Digital Democracy
Many important revolutions and transitions in power have occurred in non-democratic countries in the past several months, sparking a great deal of debate regarding the role of social media and contemporary technology in empowering populations to demand change. The matter of the critical mass with regards to public opinion and its impact upon international attention and intervention is central to the discussion of digital resources and communications supplanting rights and privileges of democratic freedoms. It has been widely promulgated in democratic nations, such as the United States, where digital media are protected by free speech laws, that the internet has the ability to enhance communication freedom in places where governments have made efforts to restrict social and civil liberties.
In an article for Foreign Policy Magazine, Evgeny Morozov termed the belief of democratic nations in the internet's ability to catalyze democratic revolution the Internet Freedom Agenda. Key to this agenda, which is not unique to America but manifest particularly vigorously by its government officials, is the hopefulness in the ability of the internet to collect and develop a critical mass of discontent to swiftly and almost bloodlessly topple repressive regimes. Of the United States, Morozov states, "The State Department's enthusiasm for technology has surpassed its understanding of it (2011)." His concern is that the professed support of democratic government's of the use of the internet for perceived dissident activities, even just in the support of unrestricted access, reinforces the idea of its revolutionary potential to those in power. "To governments already nervous about a wired citizenry, this sounded less like freedom of the Internet than freedom via the Internet: not just a call for free speech online, but a bid to overthrow them by way of cyberspace (Morozov 2011)."

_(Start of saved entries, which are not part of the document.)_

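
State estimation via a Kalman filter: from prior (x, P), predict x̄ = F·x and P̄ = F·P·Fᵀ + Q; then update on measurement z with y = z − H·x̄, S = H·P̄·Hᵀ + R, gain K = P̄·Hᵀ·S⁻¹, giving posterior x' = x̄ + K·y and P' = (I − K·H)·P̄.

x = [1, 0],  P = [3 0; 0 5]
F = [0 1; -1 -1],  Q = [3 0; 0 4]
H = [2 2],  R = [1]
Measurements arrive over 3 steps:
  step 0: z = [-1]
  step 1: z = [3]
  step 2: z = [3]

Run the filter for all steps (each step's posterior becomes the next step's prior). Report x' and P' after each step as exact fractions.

step 0: x̄ = F·x = [0, -1]
step 0: P̄ = F·P·Fᵀ + Q = [8 -5; -5 12]
step 0: y = z − H·x̄ = [1]
step 0: S = H·P̄·Hᵀ + R = [41]
step 0: K = P̄·Hᵀ·S⁻¹ = [6/41; 14/41]
step 0: x' = x̄ + K·y = [6/41, -27/41]
step 0: P' = (I − K·H)·P̄ = [292/41 -289/41; -289/41 296/41]
step 1: x̄ = F·x = [-27/41, 21/41]
step 1: P̄ = F·P·Fᵀ + Q = [419/41 -7/41; -7/41 174/41]
step 1: y = z − H·x̄ = [135/41]
step 1: S = H·P̄·Hᵀ + R = [2357/41]
step 1: K = P̄·Hᵀ·S⁻¹ = [824/2357; 334/2357]
step 1: x' = x̄ + K·y = [1161/2357, 2307/2357]
step 1: P' = (I − K·H)·P̄ = [7527/2357 -7115/2357; -7115/2357 7282/2357]
step 2: x̄ = F·x = [2307/2357, -3468/2357]
step 2: P̄ = F·P·Fᵀ + Q = [14353/2357 -167/2357; -167/2357 10007/2357]
step 2: y = z − H·x̄ = [9393/2357]
step 2: S = H·P̄·Hᵀ + R = [98461/2357]
step 2: K = P̄·Hᵀ·S⁻¹ = [28372/98461; 19680/98461]
step 2: x' = x̄ + K·y = [209439/98461, -66444/98461]
step 2: P' = (I − K·H)·P̄ = [258057/98461 -243871/98461; -243871/98461 253711/98461]

step 0: x' = [6/41, -27/41], P' = [292/41 -289/41; -289/41 296/41]
step 1: x' = [1161/2357, 2307/2357], P' = [7527/2357 -7115/2357; -7115/2357 7282/2357]
step 2: x' = [209439/98461, -66444/98461], P' = [258057/98461 -243871/98461; -243871/98461 253711/98461]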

A critical moment in Morozov's view in the relationship between democratic countries, tech companies, and nondemocratic countries was when the State Department developed specific and powerful connections to tech companies to rapidize the use of current technology. Federal agencies began to include internet and technology executives in democracy promotion teams, conferring a sanctioned status upon these industries and media. This draws attention to their revolutionary capacities and, according to Morozov, was the impetus for countries seeking to maintain order and control over the population to federalize and censor internet access. In the Internet Freedom Agenda, the power of the internet is in the hands of the citizens abroad who use it for the purposes of creating their own revolution. Morozov believes that democratic countries, especially the State Department in the United States, has no direct role in this effort. All efforts to promote digital democracy have failed and have ultimately caused more repression than created more freedom.
The study and analysis of the sociological and political role of social media, the internet, and new media was the topic of Clay Shirky's book Here Comes Everybody. He makes the comparison of the printing press to the internet, claiming that as the printing press allowed for the dissemination of individual perspectives, the internet has catalyzed the development and dissemination group consensus and action. The internet allows for the sharing of information and tangible intellectual resources in a way that allows for it to replace many brick and mortar and/or centralized institutions (Shirky 2008). The financial aspect of the internet is in and of itself more democratic and accessible than these formal institutions and Shirky argues that more dedicated attention to issues "whose costs are higher than the potential value (Shirky 2008 31)." While originally Shirky's thesis positioned the power of the collective efforts of groups using the internet for political change implied that this form of collected power pushed only for objectively good expansion of freedoms, Shirky later amended this theory. Shirky conceded that the collective efforts for political and social change usually trended toward the expansion of freedoms, but the resurgence of conservatism in the last decade as well as the activism around contentious personal and civil rights indicates that collective action is subjective.
Another consideration lacking in the original book that has been taken up by reviewers and incorporated into the digital democracy discourse in its wake is demographics disenfranchised from participation in the Internet Freedom Agenda. People lacking access to the internet include people who live in chronic poverty, a powerful reality of many people living in countries with repressive governments. The internet is also a relatively new technology and generationally, younger persons have better knowledge and access to its use than more aged populations. Finally, the internet, as a medium which primarily relies upon written text, is not fully accessible to illiterate persons and populations. These are three populations, which are often overlooked, regardless of a country's democratic status. This is indicative of the fact that the internet is not able to function as a democratic tool for everyone and that it has the potential to exacerbate disparity as well as alleviate it.
As social media-mediated revolutions have occurred in Libya, Tunisia, and Egypt this year, it has become important to re-examine both Shirky and Morozov's perspectives. In the case of each of these instances of mass unrest, it is true that the international media looked on a daily basis to the reaction of the Obama White House. Despite Morozov's pronouncement that the consecration of the internet as a promotional tool in democratic transition is a death knell for its utility, the international community looks for the reaction of the international superpowers to legitimize revolutionary activities. The replacement of the institution is not as total as Shirky positions, as it is still important for external democratic institutions to affirm the validity of social-media catalyzed mass revolt. Without this validation, the tenor of the rhetoric slides towards the collective action being seen as a riot rather than a revolution.